Icons of Holland
Cheese and Cheese Markets
‘Kaaskop’, cheesehead, is the Flemish nickname for their northern neighbours, indicating that cheese might be even more of a Dutch icon than tulips & windmills. Our cheese consumption is certainly higher than in Belgium, but our intake of roughly 20 kg per capita per annum is not enough to put us in the top five of cheese-eating countries. However, the Netherlands is irrefutably one of the top five cheese-exporting countries, and Gouda & Edam, each named after the town of its origin, are among the world’s most popular cheeses. Local residents ordinarily buy cheese at a supermarket or the weekly market, a dairy or a delicatessen, but never at a cheese market: historically, farmers sold their cheese to merchants there, and nowadays it’s where we entertain foreign visitors.
When I was in school, I learned that the last cheese markets in operation were the ones in Alkmaar and Woerden. That was true at the time, but three cheese markets in Edam, Gouda and Hoorn, which had been discontinued, have reopened to accommodate all the tourists. Price negotiation is done by traditional hand clapping (‘handjeklap’) everywhere, but it’s only in Alkmaar where the real action is — there, on Friday mornings, you can see cheese carriers running around, in their authentic white suits & straw hats, with wooden barrows hanging between two of them, loaded with eight Gouda cheeses weighing 13½ kg each. The season runs from April to either August or September, depending on the town; don’t expect many locals to join the fun.

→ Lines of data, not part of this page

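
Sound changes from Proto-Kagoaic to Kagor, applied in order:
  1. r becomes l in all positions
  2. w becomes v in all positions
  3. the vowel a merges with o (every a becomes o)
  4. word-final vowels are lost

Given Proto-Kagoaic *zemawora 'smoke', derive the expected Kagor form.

Kagor: *zemawora > zemawola > zemavola > zemovolo > zemovol  (by unconditioned shift, unconditioned shift, vowel merger, apocope)

zemovol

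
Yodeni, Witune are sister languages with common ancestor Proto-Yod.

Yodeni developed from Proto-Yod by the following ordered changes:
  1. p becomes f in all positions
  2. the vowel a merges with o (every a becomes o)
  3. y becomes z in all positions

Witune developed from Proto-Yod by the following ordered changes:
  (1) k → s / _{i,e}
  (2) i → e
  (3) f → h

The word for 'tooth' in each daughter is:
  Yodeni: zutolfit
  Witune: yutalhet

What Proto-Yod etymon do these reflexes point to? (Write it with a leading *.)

Position 1: Yodeni has z, Witune has y. Witune preserves y here (none of its changes turn any other segment into y), so the proto-segment is *y.
Position 7: Yodeni has i, Witune has e. Yodeni preserves i here (none of its changes turn any other segment into i), so the proto-segment is *i.
This points to *yutalfit. Verify forward in each daughter:
Yodeni: start from *yutalfit.
  rule 1: no change — yutalfit
  rule 2 (vowel merger): yutalfit → yutolfit
  rule 3 (unconditioned shift): yutolfit → zutolfit
  ⇒ Yodeni zutolfit
Witune: start from *yutalfit.
  rule 1: no change — yutalfit
  rule 2 (vowel merger): yutalfit → yutalfet
  rule 3 (unconditioned shift): yutalfet → yutalhet
  ⇒ Witune yutalhet
*yutalfit is the unique common source.

*yutalfit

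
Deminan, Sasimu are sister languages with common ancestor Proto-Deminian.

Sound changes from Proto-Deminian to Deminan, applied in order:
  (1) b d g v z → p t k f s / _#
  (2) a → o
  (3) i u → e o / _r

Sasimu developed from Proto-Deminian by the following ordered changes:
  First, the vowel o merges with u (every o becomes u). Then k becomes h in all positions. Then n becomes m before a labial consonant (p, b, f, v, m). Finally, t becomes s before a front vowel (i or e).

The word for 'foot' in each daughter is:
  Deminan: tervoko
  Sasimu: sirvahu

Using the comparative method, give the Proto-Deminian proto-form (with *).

*tirvako

Position 2: Deminan has e, Sasimu has i. Sasimu preserves i here (none of its changes turn any other segment into i), so the proto-segment is *i.
Position 6: Deminan has k, Sasimu has h. Taking the neighbouring segments as reconstructed: Deminan k can only go back to *k; Sasimu h could go back to *k or *h — the one source consistent with every daughter is *k.
This points to *tirvako. Verify forward in each daughter:
Deminan: *tirvako > tirvoko > tervoko  (by vowel merger, pre-rhotic lowering)
Sasimu: start from *tirvako.
  rule 1 (vowel merger): tirvako → tirvaku
  rule 2 (unconditioned shift): tirvaku → tirvahu
  rule 3: no change — tirvahu
  rule 4 (palatalisation): tirvahu → sirvahu
  ⇒ Sasimu sirvahu
Only *tirvako yields all of Deminan tervoko, Sasimu sirvahu.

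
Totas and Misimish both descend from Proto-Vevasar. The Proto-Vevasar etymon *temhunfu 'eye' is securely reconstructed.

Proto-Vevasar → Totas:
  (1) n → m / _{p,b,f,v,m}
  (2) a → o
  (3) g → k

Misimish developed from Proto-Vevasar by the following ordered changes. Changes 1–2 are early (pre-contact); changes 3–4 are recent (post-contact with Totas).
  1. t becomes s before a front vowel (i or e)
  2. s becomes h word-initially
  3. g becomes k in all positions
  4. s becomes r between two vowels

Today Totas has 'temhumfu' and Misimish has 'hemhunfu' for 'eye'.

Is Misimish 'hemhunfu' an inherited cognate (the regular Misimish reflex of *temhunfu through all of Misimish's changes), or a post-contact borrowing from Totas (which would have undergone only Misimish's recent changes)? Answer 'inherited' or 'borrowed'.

inherited

If inherited, *temhunfu would pass through all of Misimish's changes:
Misimish: *temhunfu
  temhunfu → semhunfu   [palatalisation]
  semhunfu → hemhunfu   [debuccalisation]
  hemhunfu (rule 3 does not apply)
  hemhunfu (rule 4 does not apply)
  giving Misimish hemhunfu.
If borrowed from Totas 'temhumfu' after the early changes, it would undergo only the recent ones:
  rule 3 (unconditioned shift): no change (temhumfu)
  rule 4 (rhotacism): no change (temhumfu)
  ⇒ as a loan: temhumfu
Misimish 'hemhunfu' matches the inherited outcome exactly, so it is an inherited cognate, not a loan.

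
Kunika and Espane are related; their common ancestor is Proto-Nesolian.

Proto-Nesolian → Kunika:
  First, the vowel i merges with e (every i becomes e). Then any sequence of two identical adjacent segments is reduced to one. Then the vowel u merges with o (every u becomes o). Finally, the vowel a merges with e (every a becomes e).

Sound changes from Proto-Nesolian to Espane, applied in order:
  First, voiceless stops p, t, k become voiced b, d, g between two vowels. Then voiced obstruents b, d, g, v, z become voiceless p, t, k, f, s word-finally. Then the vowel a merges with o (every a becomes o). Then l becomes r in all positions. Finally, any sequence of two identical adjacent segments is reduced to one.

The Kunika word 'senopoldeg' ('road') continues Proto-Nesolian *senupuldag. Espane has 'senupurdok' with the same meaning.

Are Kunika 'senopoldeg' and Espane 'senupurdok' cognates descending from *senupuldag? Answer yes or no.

Derive the expected Espane reflex of *senupuldag:
Espane: *senupuldag
  senupuldag → senubuldag   [intervocalic voicing]
  senubuldag → senubuldak   [final devoicing]
  senubuldak → senubuldok   [vowel merger]
  senubuldok → senuburdok   [unconditioned shift]
  senuburdok (rule 5 does not apply)
  giving Espane senuburdok.
The regular Espane reflex would be 'senuburdok', but the attested form is 'senupurdok'. The correspondence is irregular, so they are not cognates (the Espane form has a different source).

no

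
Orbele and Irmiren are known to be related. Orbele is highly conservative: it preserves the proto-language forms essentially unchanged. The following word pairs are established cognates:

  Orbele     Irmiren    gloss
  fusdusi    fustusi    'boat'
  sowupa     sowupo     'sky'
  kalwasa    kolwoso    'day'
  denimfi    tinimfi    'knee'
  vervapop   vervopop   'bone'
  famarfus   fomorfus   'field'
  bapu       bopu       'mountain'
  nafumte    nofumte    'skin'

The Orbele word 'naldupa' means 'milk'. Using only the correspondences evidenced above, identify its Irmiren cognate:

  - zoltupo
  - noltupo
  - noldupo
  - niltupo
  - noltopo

noltupo

kalwasa ~ kolwoso — Orbele a corresponds to Irmiren o after a consonant, before a consonant other than r, m, n, p, b, f, v.
fusdusi ~ fustusi — Orbele d corresponds to Irmiren t after a consonant, before a back vowel.
sowupa ~ sowupo, kalwasa ~ kolwoso — Orbele a corresponds to Irmiren o word-finally.
Applying these to Orbele 'naldupa':
  naldupa → noldupa   (a→o after a consonant, before a consonant other than r, m, n, p, b, f, v)
  noldupa → noltupa   (d→t after a consonant, before a back vowel)
  noltupa → noltupo   (a→o word-finally)
So the Irmiren cognate is 'noltupo'.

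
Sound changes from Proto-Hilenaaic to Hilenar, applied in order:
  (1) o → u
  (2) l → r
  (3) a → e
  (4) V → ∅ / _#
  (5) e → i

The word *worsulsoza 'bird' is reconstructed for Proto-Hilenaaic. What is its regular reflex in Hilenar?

Hilenar: start from *worsulsoza.
  rule 1 (vowel merger): worsulsoza → wursulsuza
  rule 2 (unconditioned shift): wursulsuza → wursursuza
  rule 3 (vowel merger): wursursuza → wursursuze
  rule 4 (apocope): wursursuze → wursursuz
  rule 5: no change — wursursuz
  ⇒ Hilenar wursursuz

wursursuz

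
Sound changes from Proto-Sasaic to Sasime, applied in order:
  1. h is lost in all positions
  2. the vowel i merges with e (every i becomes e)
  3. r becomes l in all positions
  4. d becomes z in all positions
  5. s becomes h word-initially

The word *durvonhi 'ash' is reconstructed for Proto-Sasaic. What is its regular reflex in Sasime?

Sasime: *durvonhi
  durvonhi → durvoni   [h-loss]
  durvoni → durvone   [vowel merger]
  durvone → dulvone   [unconditioned shift]
  dulvone → zulvone   [unconditioned shift]
  zulvone (rule 5 does not apply)
  giving Sasime zulvone.

zulvone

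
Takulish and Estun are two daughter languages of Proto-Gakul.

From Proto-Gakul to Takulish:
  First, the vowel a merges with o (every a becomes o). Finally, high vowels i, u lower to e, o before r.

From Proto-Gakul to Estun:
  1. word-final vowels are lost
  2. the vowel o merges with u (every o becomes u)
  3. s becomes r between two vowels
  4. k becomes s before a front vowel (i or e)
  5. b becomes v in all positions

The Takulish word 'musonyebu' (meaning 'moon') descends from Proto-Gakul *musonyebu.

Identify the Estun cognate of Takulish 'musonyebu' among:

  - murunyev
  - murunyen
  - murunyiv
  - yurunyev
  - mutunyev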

www.kaasmarkt.nlReader Comments
Alfred
Look at the farmer in the picture of the market in front of Gouda’s 15th-century town hall — if a contemporary Dutchman is wearing wooden shoes (‘klompen’), you know he is working in the tourist industry.
Lindsay
Handjeklap — Here’s how it works: I clap your hand and name my price for a kilo of cheese: 6¾ — which is understandably way too expensive for you, therefore you clap my hand and say 6½. I clap your hand and say 6⅗, a fair price; hence you grip & shake my hand and say 6⅗ too, and it’s a done deal. Give it a try at your local supermarket, but don’t forget your wooden shoes.